Whereas Hologic's major focus is on the diagnosis of breast cancer, Cytyc's focus is on the diagnosis of cervical cancer. To lesser degrees, the companies address other complementary issues. Cytyc's product line covers applications such as preterm birth screening, treatment of excessive menstrual bleeding, permanent contraception, and radiation treatment of early-stage breast cancer; Hologic's line includes tests for osteoporosis.
Together, the companies would tally $1.7 billion in projected annual sales in 2008, and would hold market leadership in nine product areas.
In an analysts' conference call held May 21, Jack Cumming, Hologic's chairman and CEO, described the proposed merger as "truly a natural fit." Their products are recognized as best-in-class in the industry, according to Cumming. Combined, they offer a comprehensive portfolio that meets many women's health needs in screening, diagnostics, and therapeutics.
"This is critical to how this company is going to be perceived long-term and the benefits we will deliver," he said.
Both companies have a long record of 20% plus growth in annual earnings and revenue, according to Cumming, who noted that more than 90% of the two companies' revenues come from products with number one market share.
If the deal goes through, this growth trend would continue to be realized in the first year of the merged firm with revenues accretive to earnings, he predicted.

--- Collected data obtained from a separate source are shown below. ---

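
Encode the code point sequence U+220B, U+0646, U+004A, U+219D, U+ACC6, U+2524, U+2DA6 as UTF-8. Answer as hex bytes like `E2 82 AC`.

E2 88 8B D9 86 4A E2 86 9D EA B3 86 E2 94 A4 E2 B6 A6

U+220B: 3-byte form → E2 88 8B.
U+0646: 2-byte form → D9 86.
U+004A: 1-byte form → 4A.
U+219D: 3-byte form → E2 86 9D.
U+ACC6: 3-byte form → EA B3 86.
U+2524: 3-byte form → E2 94 A4.
U+2DA6: 3-byte form → E2 B6 A6.
Concatenated (18 bytes): E2 88 8B D9 86 4A E2 86 9D EA B3 86 E2 94 A4 E2 B6 A6.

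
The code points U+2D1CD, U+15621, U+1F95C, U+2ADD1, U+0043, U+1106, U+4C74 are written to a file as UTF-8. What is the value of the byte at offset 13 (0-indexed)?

0xAA

U+2D1CD → 4-byte form F0 AD 87 8D at offsets 0–3.
U+15621 → 4-byte form F0 95 98 A1 at offsets 4–7.
U+1F95C → 4-byte form F0 9F A5 9C at offsets 8–11.
U+2ADD1 → 4-byte form F0 AA B7 91 at offsets 12–15.
Offset 13 falls in char 4's range; it's byte 2 of F0 AA B7 91 = 0xAA.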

Under the terms of the agreement, Hologic would keep its name and Cytyc would become a wholly owned subsidiary. The two companies would have direct operations in more than 20 countries served by 3300 employees, including 1200 sales and service professionals. Cytyc's large international sales and service force, some 300 strong, might amplify Hologic's largely distributor-based network overseas, but Cytyc would benefit from Hologic's structure as well.
"The plan is to capitalize on our infrastructure internationally as well as on their value distributors internationally," said Patrick Sullivan, Cytyc chairman, president, and CEO, during the call.

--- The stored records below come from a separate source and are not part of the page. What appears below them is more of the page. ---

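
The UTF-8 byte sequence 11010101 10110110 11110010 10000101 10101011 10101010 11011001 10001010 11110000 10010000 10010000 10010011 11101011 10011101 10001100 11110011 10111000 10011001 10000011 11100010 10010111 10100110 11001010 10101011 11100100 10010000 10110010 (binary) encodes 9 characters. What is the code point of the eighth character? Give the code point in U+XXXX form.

U+02AB

Offset 0: leading byte 0xD5 = 11010101 → 2-byte char #1 = D5 B6.
Offset 2: leading byte 0xF2 = 11110010 → 4-byte char #2 = F2 85 AB AA.
Offset 6: leading byte 0xD9 = 11011001 → 2-byte char #3 = D9 8A.
Offset 8: leading byte 0xF0 = 11110000 → 4-byte char #4 = F0 90 90 93.
Offset 12: leading byte 0xEB = 11101011 → 3-byte char #5 = EB 9D 8C.
Offset 15: leading byte 0xF3 = 11110011 → 4-byte char #6 = F3 B8 99 83.
Offset 19: leading byte 0xE2 = 11100010 → 3-byte char #7 = E2 97 A6.
Offset 22: leading byte 0xCA = 11001010 → 2-byte char #8 = CA AB.
Leading byte 0xCA = 11001010 matches 110xxxxx → 2-byte sequence.
Byte 1: 0xCA = 11001010, payload 01010 (5 bits).
Byte 2: 0xAB = 10101011 (10xxxxxx ✓), payload 101011.
Concatenate: 01010101011 = 0x2AB (11 bits → U+02AB).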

Cumming and Sullivan are treating the proposed deal as a merger of equals, but Cytyc's $6 billion pricetag puts it well above the $3 billion market cap of Hologic. The deal would be made with 0.52 share of Hologic common stock and $16.50 cash for each Cytyc share.
If Hologic stock had remained where it was at Friday's market close, the deal would value each Cytyc share at $46.46 - a third more than before the deal was announced. But on Monday, shares of Cytyc common stock were trading about $4 below that level. There may be several reasons why.

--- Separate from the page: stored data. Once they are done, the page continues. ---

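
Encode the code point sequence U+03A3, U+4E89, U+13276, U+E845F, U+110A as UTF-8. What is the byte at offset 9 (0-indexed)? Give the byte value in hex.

U+03A3 → 2-byte form CE A3 at offsets 0–1.
U+4E89 → 3-byte form E4 BA 89 at offsets 2–4.
U+13276 → 4-byte form F0 93 89 B6 at offsets 5–8.
U+E845F → 4-byte form F3 A8 91 9F at offsets 9–12.
Offset 9 falls in char 4's range; it's byte 1 of F3 A8 91 9F = 0xF3.

0xF3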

First, the deal is not expected to close until September or October, a reasonable time for a deal of this size that needs shareholder and governmental approval. Contributing more to the moderation in value was the 10% drop in Hologic shares Monday morning, as the price per share tumbled more than $4 to $53.40 by mid-day.
Combining the two companies could produce an administrative bonanza, generating some $25 million to $30 million in annual cost savings through more efficient sales and marketing efforts, increased purchasing scale, and sourcing and logistical efficiencies. The two companies would be aided by their proximity to one another, as their headquarters are only 15 miles apart. If the deal goes through, they plan to remain separate with overall corporate headquarters at Hologic in Bedford, MA, and Cytyc remaining in nearby Marlborough.
But beyond savings, executives from the two companies are looking for gains from the way they do business. Because they share a customer base, ob/gyn specialists, one sales effort could ostensibly help the other. The two companies estimate that such cross-selling could enhance revenue growth by more than $75 million within the first three years, a prediction that Cumming calls conservative.
The two major proponents of this deal would hold ranking positions in the combined company. Sullivan would be chairman of the board and Cumming would be CEO. Glenn Muir will be executive vice president and CFO. Rob Cascella, Hologic's president, will remain in that role.
The proposed deal came together with surprising speed, given that the two companies only began talking about the possibility of a merger three months ago.
"Things heated up pretty fast," Sullivan said. "The obvious benefits of the combination made this a logical next step in the evolution of our companies."